Each story corresponds to a tracker which consists of the states of the conversation just before each action was taken.

State Featurizers

Every event in a trackers history creates a new state (e.g. running a bot action, receiving a user message, setting slots). Featurizing a single state of the tracker has a couple steps:

  1. Tracker provides a bag of active features:
    • features indicating intents and entities, if this is the first state in a turn, e.g. it’s the first action we will take after parsing the user’s message. (e.g. [intent_restaurant_search, entity_cuisine] )
    • features indicating which slots are currently defined, e.g. slot_location if the user previously mentioned the area they’re searching for restaurants.
    • features indicating the results of any API calls stored in slots, e.g. slot_matches
    • features indicating what the last action was (e.g. prev_action_listen)
  2. Convert all the features into numeric vectors:

    We use the X, y notation that’s common for supervised learning, where X is an array of shape (num_data_points, time_dimension, num_input_features), and y is an array of shape (num_data_points, num_bot_features) or (num_data_points, time_dimension, num_bot_features) containing the target class labels encoded as one-hot vectors.

    The target labels correspond to actions taken by the bot. To convert the features into vector format, there are different feaurizers available:

    • BinarySingleStateFeaturizer creates a binary one-hot encoding:

      The vectors X, y indicate a presence of a certain intent, entity, previous action or slot e.g. [0 0 1 0 0 1 ...].

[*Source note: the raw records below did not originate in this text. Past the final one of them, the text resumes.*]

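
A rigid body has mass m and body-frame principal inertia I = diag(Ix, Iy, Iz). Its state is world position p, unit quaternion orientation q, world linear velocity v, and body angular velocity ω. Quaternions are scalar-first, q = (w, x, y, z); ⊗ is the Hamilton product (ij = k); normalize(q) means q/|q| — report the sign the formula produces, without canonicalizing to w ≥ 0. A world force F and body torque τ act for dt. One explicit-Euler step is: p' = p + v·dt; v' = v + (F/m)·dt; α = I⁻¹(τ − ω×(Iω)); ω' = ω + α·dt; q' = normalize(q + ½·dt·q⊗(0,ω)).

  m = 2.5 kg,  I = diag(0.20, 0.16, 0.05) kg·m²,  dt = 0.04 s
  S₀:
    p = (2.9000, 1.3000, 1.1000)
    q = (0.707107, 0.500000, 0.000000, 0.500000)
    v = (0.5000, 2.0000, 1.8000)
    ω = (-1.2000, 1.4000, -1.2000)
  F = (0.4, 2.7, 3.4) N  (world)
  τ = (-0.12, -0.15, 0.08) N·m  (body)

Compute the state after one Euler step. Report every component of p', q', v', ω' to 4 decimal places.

p' = (2.9200, 1.3800, 1.1720)
q' = (0.7304, 0.4686, 0.0198, 0.4965)
v' = (0.5064, 2.0432, 1.8544)
ω' = (-1.2610, 1.3085, -1.1898)

ω×(Iω) gyroscopic = (0.1848, 0.2160, 0.0672)
(τ − ω×Iω)/I = (-1.5240, -2.2875, 0.2560)
new body rate ω' = (-1.2610, 1.3085, -1.1898)
q⊗(0,ω) = (1.2000000, -1.5485284, 0.9899498, -0.1485284)
updated quaternion q' = (0.7304, 0.4686, 0.0198, 0.4965)
a = (0.1600, 1.0800, 1.3600)
p + v·dt = (2.9200, 1.3800, 1.1720)
new velocity v' = (0.5064, 2.0432, 1.8544)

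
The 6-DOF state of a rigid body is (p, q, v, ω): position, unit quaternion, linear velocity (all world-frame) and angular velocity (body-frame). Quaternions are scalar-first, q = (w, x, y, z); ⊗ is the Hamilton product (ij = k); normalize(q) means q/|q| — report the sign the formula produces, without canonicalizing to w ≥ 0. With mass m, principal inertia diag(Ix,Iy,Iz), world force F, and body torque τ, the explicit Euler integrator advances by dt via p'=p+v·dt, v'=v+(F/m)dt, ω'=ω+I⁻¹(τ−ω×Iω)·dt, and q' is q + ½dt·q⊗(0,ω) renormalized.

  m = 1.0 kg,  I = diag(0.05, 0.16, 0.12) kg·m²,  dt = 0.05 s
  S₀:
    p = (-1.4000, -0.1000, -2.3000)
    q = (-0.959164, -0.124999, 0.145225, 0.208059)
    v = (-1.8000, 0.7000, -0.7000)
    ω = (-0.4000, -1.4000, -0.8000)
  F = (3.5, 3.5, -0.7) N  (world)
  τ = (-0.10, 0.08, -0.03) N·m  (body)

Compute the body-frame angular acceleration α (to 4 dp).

α = (-1.1040, 0.6400, -0.7633)

precession coupling ω×(Iω) = (-0.0448, -0.0224, 0.0616)
(τ − ω×Iω)/I = (-1.1040, 0.6400, -0.7633)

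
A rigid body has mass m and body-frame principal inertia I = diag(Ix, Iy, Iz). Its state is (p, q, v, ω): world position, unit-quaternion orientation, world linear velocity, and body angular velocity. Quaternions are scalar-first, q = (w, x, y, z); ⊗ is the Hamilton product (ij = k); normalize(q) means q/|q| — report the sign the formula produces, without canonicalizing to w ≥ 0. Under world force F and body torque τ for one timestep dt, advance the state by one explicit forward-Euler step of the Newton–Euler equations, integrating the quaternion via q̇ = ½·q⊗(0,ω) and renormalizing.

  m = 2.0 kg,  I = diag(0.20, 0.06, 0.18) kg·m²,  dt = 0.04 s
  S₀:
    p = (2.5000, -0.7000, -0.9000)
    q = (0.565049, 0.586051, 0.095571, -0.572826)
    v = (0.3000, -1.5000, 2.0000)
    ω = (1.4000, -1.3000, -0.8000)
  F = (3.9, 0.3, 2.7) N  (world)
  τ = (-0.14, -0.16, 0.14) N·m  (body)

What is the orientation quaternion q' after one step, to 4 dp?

q⊗(0,ω) = (-1.1544899, -0.0300620, -1.0676793, -1.3477049)
q' = normalize(q + ½dt·q⊗(0,ω)) = (0.5415, 0.5849, 0.0742, -0.5993)

q' = (0.5415, 0.5849, 0.0742, -0.5993)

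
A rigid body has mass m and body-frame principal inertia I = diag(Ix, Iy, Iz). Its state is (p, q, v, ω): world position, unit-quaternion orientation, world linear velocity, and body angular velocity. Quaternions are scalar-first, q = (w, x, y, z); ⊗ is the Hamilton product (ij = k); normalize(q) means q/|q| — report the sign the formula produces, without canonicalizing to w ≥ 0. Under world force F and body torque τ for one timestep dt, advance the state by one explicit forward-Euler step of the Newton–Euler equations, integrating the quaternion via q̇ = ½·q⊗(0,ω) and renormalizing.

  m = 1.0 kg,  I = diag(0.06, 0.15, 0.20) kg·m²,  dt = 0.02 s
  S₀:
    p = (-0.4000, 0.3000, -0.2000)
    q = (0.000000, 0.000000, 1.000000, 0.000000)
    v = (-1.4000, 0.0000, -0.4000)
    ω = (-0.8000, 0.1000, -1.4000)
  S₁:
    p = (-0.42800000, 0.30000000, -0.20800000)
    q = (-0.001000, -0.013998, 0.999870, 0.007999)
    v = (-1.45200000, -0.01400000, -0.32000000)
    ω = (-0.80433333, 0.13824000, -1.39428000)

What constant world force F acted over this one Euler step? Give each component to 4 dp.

Δv = v₁−v₀ = (-0.05200000, -0.01400000, 0.08000000)
F = m·Δv/dt = (-2.6000, -0.7000, 4.0000)

F = (-2.6000, -0.7000, 4.0000)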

    • LabelTokenizerSingleStateFeaturizer creates an vector based on the feature label:

      All active feature labels (e.g. prev_action_listen) are split into tokens and represented as a bag-of-words. For example, actions utter_explain_details_hotel and utter_explain_details_restaurant will have 3 features in common, and differ by a single feature indicating a domain.

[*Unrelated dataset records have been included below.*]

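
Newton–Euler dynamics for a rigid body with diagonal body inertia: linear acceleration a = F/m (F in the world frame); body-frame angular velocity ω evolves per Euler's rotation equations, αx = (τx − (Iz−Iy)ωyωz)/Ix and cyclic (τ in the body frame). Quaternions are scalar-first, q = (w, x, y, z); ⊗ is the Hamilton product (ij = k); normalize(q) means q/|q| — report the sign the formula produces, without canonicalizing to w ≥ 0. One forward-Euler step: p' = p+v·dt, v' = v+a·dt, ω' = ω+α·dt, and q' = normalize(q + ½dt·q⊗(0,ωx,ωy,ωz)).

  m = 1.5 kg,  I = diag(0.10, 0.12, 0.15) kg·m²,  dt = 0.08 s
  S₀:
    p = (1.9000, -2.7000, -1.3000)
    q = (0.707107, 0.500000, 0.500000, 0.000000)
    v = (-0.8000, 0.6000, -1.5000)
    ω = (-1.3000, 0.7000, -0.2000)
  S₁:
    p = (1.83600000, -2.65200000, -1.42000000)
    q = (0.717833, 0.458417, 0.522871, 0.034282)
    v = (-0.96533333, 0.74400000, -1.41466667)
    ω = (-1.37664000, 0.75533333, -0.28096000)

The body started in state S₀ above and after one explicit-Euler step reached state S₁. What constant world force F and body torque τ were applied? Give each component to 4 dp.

ω₁ − ω₀ = (-0.07664000, 0.05533333, -0.08096000)
gyro term ω₀×Iω₀ = (-0.0042, -0.0130, -0.0182)
I·α + gyro = (-0.1000, 0.0700, -0.1700)
Δv = v₁−v₀ = (-0.16533333, 0.14400000, 0.08533333)
applied force F = (-3.1000, 2.7000, 1.6000)

F = (-3.1000, 2.7000, 1.6000)
τ = (-0.1000, 0.0700, -0.1700)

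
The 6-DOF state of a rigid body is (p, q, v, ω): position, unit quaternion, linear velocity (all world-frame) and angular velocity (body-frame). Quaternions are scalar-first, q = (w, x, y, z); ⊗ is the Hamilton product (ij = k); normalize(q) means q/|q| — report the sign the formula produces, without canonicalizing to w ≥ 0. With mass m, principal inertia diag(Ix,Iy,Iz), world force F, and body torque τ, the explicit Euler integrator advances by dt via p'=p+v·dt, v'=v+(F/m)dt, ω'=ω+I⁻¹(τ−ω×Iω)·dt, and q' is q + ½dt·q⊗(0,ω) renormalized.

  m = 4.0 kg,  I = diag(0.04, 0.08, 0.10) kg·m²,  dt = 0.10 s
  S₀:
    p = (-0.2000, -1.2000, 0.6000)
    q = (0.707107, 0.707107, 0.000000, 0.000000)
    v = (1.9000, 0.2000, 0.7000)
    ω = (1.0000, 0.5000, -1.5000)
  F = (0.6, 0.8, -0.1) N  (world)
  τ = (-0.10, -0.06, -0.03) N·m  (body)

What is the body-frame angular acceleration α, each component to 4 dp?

ω×(Iω) gyroscopic = (-0.0150, 0.0900, 0.0200)
(τ − ω×Iω)/I = (-2.1250, -1.8750, -0.5000)

α = (-2.1250, -1.8750, -0.5000)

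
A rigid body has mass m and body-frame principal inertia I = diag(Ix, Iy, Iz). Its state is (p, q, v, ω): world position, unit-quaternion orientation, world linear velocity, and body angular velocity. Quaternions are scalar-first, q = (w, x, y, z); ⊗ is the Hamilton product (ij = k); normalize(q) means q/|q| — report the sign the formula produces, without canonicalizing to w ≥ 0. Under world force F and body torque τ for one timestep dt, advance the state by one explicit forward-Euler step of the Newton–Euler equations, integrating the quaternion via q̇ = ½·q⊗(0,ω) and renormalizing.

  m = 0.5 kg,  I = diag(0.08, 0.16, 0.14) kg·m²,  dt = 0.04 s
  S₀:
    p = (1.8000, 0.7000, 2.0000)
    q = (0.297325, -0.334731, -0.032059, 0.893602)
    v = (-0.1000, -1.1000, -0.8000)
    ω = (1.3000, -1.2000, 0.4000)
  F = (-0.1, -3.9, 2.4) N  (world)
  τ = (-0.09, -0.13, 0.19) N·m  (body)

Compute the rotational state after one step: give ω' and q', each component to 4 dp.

angular accel α = (-1.2450, -0.6175, 2.2486)
ω' = ω + α·dt = (1.2502, -1.2247, 0.4899)
Hamilton product q⊗(0,ω) = (0.0392387, 1.4460213, 0.9387850, 0.5622839)
q' = normalize(q + ½dt·q⊗(0,ω)) = (0.2979, -0.3056, -0.0133, 0.9043)

ω' = (1.2502, -1.2247, 0.4899)
q' = (0.2979, -0.3056, -0.0133, 0.9043)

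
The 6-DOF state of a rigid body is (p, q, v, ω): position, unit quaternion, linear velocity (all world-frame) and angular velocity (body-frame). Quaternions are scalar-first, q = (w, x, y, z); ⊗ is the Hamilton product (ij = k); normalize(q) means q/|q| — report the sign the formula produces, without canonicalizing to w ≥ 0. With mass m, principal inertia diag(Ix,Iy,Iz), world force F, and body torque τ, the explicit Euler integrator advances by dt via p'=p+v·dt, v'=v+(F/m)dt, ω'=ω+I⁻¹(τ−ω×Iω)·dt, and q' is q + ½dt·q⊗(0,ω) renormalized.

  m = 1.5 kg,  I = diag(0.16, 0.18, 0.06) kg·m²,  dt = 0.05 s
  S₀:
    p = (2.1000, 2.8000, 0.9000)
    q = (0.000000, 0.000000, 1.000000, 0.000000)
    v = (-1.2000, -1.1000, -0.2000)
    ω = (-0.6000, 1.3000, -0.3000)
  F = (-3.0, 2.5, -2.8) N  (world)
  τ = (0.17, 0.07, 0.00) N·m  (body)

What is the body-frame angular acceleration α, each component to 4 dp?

ω×(Iω) gyroscopic = (0.0468, 0.0180, -0.0156)
(τ − ω×Iω)/I = (0.7700, 0.2889, 0.2600)

α = (0.7700, 0.2889, 0.2600)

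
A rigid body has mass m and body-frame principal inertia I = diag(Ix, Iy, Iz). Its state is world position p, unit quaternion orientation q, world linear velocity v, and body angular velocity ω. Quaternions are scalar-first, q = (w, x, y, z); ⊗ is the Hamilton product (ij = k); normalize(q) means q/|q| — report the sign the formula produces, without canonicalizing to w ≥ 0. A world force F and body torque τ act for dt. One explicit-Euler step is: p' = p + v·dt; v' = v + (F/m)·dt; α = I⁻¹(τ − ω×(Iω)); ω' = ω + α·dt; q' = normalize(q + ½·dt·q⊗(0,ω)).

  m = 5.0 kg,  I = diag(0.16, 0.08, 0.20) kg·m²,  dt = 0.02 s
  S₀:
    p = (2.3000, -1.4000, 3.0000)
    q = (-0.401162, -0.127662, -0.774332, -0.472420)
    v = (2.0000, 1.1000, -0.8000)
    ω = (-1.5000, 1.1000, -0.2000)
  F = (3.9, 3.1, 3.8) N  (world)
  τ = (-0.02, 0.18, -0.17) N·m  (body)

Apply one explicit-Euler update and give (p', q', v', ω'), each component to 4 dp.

gyro term ω×Iω = (-0.0264, -0.0120, 0.1320)
α = I⁻¹(τ − ω×Iω) = (0.0400, 2.4000, -1.5100)
new body rate ω' = (-1.4992, 1.1480, -0.2302)
Hamilton product q⊗(0,ω) = (0.5657882, 1.2762714, 0.2418194, -1.2216938)
q + ½dt·q⊗(0,ω), renormalized = (-0.3954, -0.1149, -0.7718, -0.4846)
p' = p + v·dt = (2.3400, -1.3780, 2.9840)
v' = v + a·dt = (2.0156, 1.1124, -0.7848)

p' = (2.3400, -1.3780, 2.9840)
q' = (-0.3954, -0.1149, -0.7718, -0.4846)
v' = (2.0156, 1.1124, -0.7848)
ω' = (-1.4992, 1.1480, -0.2302)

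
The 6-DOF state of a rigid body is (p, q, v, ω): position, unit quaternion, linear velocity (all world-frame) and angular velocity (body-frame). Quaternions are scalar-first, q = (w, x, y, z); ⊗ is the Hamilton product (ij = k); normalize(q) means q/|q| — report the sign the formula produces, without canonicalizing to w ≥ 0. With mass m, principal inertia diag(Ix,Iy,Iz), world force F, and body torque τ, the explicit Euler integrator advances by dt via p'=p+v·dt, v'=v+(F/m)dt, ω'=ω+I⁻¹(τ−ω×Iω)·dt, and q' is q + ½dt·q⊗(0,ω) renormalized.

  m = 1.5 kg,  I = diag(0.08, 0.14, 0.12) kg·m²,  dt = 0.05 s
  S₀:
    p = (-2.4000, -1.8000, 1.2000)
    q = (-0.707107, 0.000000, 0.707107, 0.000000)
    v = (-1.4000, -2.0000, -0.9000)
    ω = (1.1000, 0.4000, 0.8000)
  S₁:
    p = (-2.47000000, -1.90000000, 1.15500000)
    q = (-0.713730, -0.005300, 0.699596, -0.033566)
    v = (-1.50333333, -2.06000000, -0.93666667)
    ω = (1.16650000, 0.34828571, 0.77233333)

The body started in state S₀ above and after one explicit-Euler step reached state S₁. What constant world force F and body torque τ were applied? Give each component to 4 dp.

F = (-3.1000, -1.8000, -1.1000)
τ = (0.1000, -0.1800, -0.0400)

v₁ − v₀ = (-0.10333333, -0.06000000, -0.03666667)
F = m·Δv/dt = (-3.1000, -1.8000, -1.1000)
rate change Δω = (0.06650000, -0.05171429, -0.02766667)
τ = I·(Δω/dt) + ω₀×(Iω₀) = (0.1000, -0.1800, -0.0400)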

      Labels for user inputs (intents, entities) and bot actions are featurized separately. Each label in the two categories is tokenized on a special character split_symbol (e.g. action_search_restaurant = {action, search, restaurant}), creating two vocabularies. A bag-of-words representation is then created for each label using the appropriate vocabulary. The slots are featurized as binary vectors, indicating their presence or absence at each step of the dialogue.

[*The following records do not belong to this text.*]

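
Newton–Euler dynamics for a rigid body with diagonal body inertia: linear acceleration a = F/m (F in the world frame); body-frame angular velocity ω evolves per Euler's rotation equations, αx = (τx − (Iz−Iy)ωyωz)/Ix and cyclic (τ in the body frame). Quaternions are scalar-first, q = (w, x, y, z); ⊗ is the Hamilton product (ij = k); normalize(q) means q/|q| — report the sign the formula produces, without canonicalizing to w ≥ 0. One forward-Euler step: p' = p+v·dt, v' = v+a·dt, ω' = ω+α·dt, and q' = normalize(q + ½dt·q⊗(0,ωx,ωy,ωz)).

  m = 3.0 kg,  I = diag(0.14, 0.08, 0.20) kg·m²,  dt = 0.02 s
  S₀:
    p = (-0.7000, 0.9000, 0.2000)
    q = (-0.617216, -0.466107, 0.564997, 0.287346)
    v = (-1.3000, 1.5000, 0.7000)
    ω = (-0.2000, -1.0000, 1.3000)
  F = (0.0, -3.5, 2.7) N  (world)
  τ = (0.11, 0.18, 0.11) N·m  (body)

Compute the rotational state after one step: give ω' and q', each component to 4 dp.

precession coupling ω×(Iω) = (-0.1560, 0.0156, -0.0120)
angular accel α = (1.9000, 2.0550, 0.6100)
ω + α·dt = (-0.1620, -0.9589, 1.3122)
q⊗(0,ω) = (0.0982258, 1.1452853, 1.1656859, -0.2232744)
q + ½dt·q⊗(0,ω), renormalized = (-0.6161, -0.4546, 0.5766, 0.2851)

ω' = (-0.1620, -0.9589, 1.3122)
q' = (-0.6161, -0.4546, 0.5766, 0.2851)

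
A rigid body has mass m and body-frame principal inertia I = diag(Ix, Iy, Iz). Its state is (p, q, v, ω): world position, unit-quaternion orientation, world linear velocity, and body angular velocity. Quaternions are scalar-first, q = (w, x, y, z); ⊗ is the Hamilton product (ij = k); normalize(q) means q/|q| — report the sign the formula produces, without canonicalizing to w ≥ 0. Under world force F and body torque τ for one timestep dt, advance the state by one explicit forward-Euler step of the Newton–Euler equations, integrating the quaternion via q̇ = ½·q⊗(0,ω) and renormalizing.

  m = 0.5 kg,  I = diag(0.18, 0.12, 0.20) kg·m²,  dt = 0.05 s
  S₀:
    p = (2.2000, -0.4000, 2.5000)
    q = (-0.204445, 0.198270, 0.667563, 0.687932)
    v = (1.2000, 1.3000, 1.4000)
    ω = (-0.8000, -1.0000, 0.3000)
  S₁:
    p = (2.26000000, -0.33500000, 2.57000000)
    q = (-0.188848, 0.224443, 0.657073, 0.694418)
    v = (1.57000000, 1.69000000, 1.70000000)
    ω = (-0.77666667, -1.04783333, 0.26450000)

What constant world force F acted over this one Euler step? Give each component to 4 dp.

Δv = v₁−v₀ = (0.37000000, 0.39000000, 0.30000000)
m·(v₁−v₀)/dt = (3.7000, 3.9000, 3.0000)

F = (3.7000, 3.9000, 3.0000)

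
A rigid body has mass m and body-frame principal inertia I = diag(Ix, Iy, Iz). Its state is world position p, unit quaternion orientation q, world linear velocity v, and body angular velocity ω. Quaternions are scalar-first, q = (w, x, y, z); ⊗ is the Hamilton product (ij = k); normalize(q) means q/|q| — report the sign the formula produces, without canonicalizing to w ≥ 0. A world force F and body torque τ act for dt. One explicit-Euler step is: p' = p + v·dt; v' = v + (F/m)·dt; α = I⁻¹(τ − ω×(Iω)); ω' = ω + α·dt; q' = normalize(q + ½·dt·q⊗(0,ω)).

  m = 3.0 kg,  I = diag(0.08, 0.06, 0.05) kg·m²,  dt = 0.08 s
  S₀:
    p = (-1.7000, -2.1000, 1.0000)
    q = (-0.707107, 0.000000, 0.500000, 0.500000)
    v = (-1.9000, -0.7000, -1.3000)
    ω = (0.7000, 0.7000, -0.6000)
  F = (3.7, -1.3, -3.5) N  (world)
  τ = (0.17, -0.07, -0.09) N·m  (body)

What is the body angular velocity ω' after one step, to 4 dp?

ω' = (0.8658, 0.6235, -0.7283)

ω×(Iω) gyroscopic = (0.0042, -0.0126, -0.0098)
α = I⁻¹(τ − ω×Iω) = (2.0725, -0.9567, -1.6040)
new body rate ω' = (0.8658, 0.6235, -0.7283)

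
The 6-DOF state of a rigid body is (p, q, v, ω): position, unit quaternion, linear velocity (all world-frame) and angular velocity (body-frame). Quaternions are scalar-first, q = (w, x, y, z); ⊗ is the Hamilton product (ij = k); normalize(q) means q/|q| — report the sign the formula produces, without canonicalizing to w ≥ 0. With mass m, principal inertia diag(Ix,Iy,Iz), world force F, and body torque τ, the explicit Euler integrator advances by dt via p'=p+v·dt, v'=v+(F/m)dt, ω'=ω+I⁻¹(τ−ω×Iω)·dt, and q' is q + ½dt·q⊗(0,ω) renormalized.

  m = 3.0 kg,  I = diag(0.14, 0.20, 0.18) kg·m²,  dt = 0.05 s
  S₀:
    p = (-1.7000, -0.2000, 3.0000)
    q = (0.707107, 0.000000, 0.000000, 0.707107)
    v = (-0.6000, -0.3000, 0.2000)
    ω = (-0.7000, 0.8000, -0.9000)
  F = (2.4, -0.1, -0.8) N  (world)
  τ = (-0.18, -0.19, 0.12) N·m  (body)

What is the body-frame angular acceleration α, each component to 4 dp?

α = (-1.3886, -0.8240, 0.8533)

precession coupling ω×(Iω) = (0.0144, -0.0252, -0.0336)
α = I⁻¹(τ − ω×Iω) = (-1.3886, -0.8240, 0.8533)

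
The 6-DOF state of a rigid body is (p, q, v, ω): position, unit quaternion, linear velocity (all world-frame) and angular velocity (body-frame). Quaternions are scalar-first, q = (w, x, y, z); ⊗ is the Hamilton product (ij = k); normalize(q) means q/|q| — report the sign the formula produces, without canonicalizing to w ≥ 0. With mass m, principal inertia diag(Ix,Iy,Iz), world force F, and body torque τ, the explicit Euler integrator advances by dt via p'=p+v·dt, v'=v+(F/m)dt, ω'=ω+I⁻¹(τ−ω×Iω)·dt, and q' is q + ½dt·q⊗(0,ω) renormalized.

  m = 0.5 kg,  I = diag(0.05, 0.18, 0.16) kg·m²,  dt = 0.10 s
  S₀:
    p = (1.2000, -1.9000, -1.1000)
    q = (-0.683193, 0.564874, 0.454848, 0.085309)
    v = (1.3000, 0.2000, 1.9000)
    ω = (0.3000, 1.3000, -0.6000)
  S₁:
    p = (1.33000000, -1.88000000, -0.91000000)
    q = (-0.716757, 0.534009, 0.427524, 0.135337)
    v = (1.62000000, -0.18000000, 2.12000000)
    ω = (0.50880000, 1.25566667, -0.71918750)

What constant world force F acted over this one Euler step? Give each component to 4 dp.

F = (1.6000, -1.9000, 1.1000)

v₁ − v₀ = (0.32000000, -0.38000000, 0.22000000)
F = m·Δv/dt = (1.6000, -1.9000, 1.1000)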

If the domain defines the possible actions, [ActionGreet, ActionGoodbye], two additional default actions are added: [ActionListen, ActionRestart]. Therefore, label 0 indicates default action listen, label 1 default restart, label 2 a greeting and 3 indicates goodbye.

Tracker Featurizers

It’s often useful to include a bit more history than just the current state when predicting an action. The TrackerFeaturizer iterates over tracker states and calls a SingleStateFeaturizer for each state. There are two different tracker featurizers:

1. Full Dialogue

FullDialogueTrackerFeaturizer creates numerical representation of stories to feed to a recurrent neural network where the whole dialogue is fed to a network and the gradient is backpropagated from all time steps. Therefore, X is an array of shape (num_stories, max_dialogue_length, num_input_features) and y is an array of shape (num_stories, max_dialogue_length, num_bot_features). The smaller dialogues are padded with -1 for all features, indicating no values for a policy.

2. Max History

MaxHistoryTrackerFeaturizer creates an array of previous tracker states for each bot action or utterance, with the parameter max_history defining how many states go into each row in X. Deduplication is performed to filter out duplicated turns (bot actions or bot utterances) in terms of their previous states. Hence X has shape (num_unique_turns, max_history, num_input_features) and y is an array of shape (num_unique_turns, num_bot_features).

For some algorithms a flat feature vector is needed, so X should be reshaped to (num_unique_turns, max_history * num_input_features). If numeric target class labels are needed instead of one-hot vectors, use y.argmax(axis=-1).